1. 1910

642 35 4
                                    

"All this time I drank you like the cure when maybe you were the poison." - Clementine Von Radics

Einst hatte mein Geschichtslehrer Mr Spring gesagt, dass man zu Zeiten eines Krieges niemandem vertrauen konnte. Er sagte, dass der eigene Nachbar einen hintergehen würde, dass Arbeitskollegen schuld daran sein könnten, dass man selbst und seine ganze Familie stirbt.

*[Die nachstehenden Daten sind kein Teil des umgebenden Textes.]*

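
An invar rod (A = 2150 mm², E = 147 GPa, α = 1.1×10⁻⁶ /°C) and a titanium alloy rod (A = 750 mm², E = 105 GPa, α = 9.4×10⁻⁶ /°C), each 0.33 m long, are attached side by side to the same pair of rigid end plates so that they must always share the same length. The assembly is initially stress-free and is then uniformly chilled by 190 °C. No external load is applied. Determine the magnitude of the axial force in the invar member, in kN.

P ≈ 99.4 kN (compressive in the invar)

Both members must finish at the same length. With the larger α, the titanium alloy tends to over-contract; the plates restrain it, putting the titanium alloy in tension and the invar in compression. With no external load the two internal forces are equal and opposite, magnitude P.
Setting the final lengths equal and cancelling L: (α₁ − α₂)ΔT = P/(A₁E₁) + P/(A₂E₂).
|α₁ − α₂|·ΔT = 8.3×10⁻⁶ × 190 = 0.001577.
1/(A₁E₁) + 1/(A₂E₂) = 1/(2150×147×10³) + 1/(750×105×10³) = 1.586×10⁻⁸ N⁻¹.
So P = 0.001577 / 1.586×10⁻⁸ = 99.42 kN.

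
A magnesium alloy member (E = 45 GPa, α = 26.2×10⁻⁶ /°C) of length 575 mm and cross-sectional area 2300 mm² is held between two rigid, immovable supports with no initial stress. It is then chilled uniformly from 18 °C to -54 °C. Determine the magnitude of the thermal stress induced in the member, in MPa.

With length fixed, the mechanical strain must cancel the thermal strain αΔT = 26.2×10⁻⁶ × 72 = 1886.4×10⁻⁶.
σ = EαΔT = 45×10³ × 26.2×10⁻⁶ × 72 = 84.89 MPa (tensile; the member is trying to contract).

σ ≈ 84.9 MPa (tensile)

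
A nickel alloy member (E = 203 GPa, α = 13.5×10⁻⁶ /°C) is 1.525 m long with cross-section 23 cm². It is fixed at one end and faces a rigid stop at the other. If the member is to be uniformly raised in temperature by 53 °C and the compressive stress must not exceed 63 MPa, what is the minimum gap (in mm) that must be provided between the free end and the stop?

Free expansion if unrestrained: δ_free = αΔT L = 13.5×10⁻⁶ × 53 × 1525 = 1.091 mm.
A stress of 63 MPa corresponds to the wall pushing the member back by σL/E = 63×1525/(203×10³) = 0.4733 mm.
So the gap has to take up the difference, g_min = δ_free − σL/E = 1.091 − 0.4733 = 0.6179 mm.

g ≈ 0.618 mm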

Ich hatte mir damals nicht vorstellen können, wie grausig es sein müsste, wenn man nicht einmal mehr Leuten trauen könnte, die einem so nahestanden, von denen man annimmt, sie würden einen niemals so den Hunden zum Fraß vorwerfen. Nun verstand ich es. Nun konnte ich es mir ein Stück weit besser vorstellen.

Ich war selbst betrogen worden, ich war selbst belogen worden und das von jemandem, dem ich blind vertraut hatte und der mich nun für diese Naivität töten würde.

Die Angst, der Schmerz in mir, es war zu viel, um auch nur annähernd ruhig zu bleiben. Ich wollte mich dem festen Griff entwenden, der mich hielt, hatte das erste Mal die Augen offen – weit offen – während die verschiedenen Zeiten und Jahre an mir vorbeirauschten. Es war beängstigen, es hätte zumindest beängstigend sein müssen, aber ich hatte keine Angst vor den Zeiten, ich hatte mehr Angst vor der Person, die mich hielt.

Ich sah bunte Bilder, sah einen einzigen Farbverlauf, der an mir vorbeizog, und ich wollte in diesen hinein, wollte alles tun, um meiner Gefangenschaft zu entfliehen. Leider war Reeds Griff um mich eisern, als wüsste er genau, was ich anderenfalls versuchen würde.

Noch nie hatte ich mich so unwohl, so unsicher in seinen Armen gefühlt. Der Ort, der für mich immer ein sicherer Hafen gewesen ist, hatte sich für mich in eine feurige Grube der Verdammnis verwandelt, von der ich einfach nur flüchten wollte.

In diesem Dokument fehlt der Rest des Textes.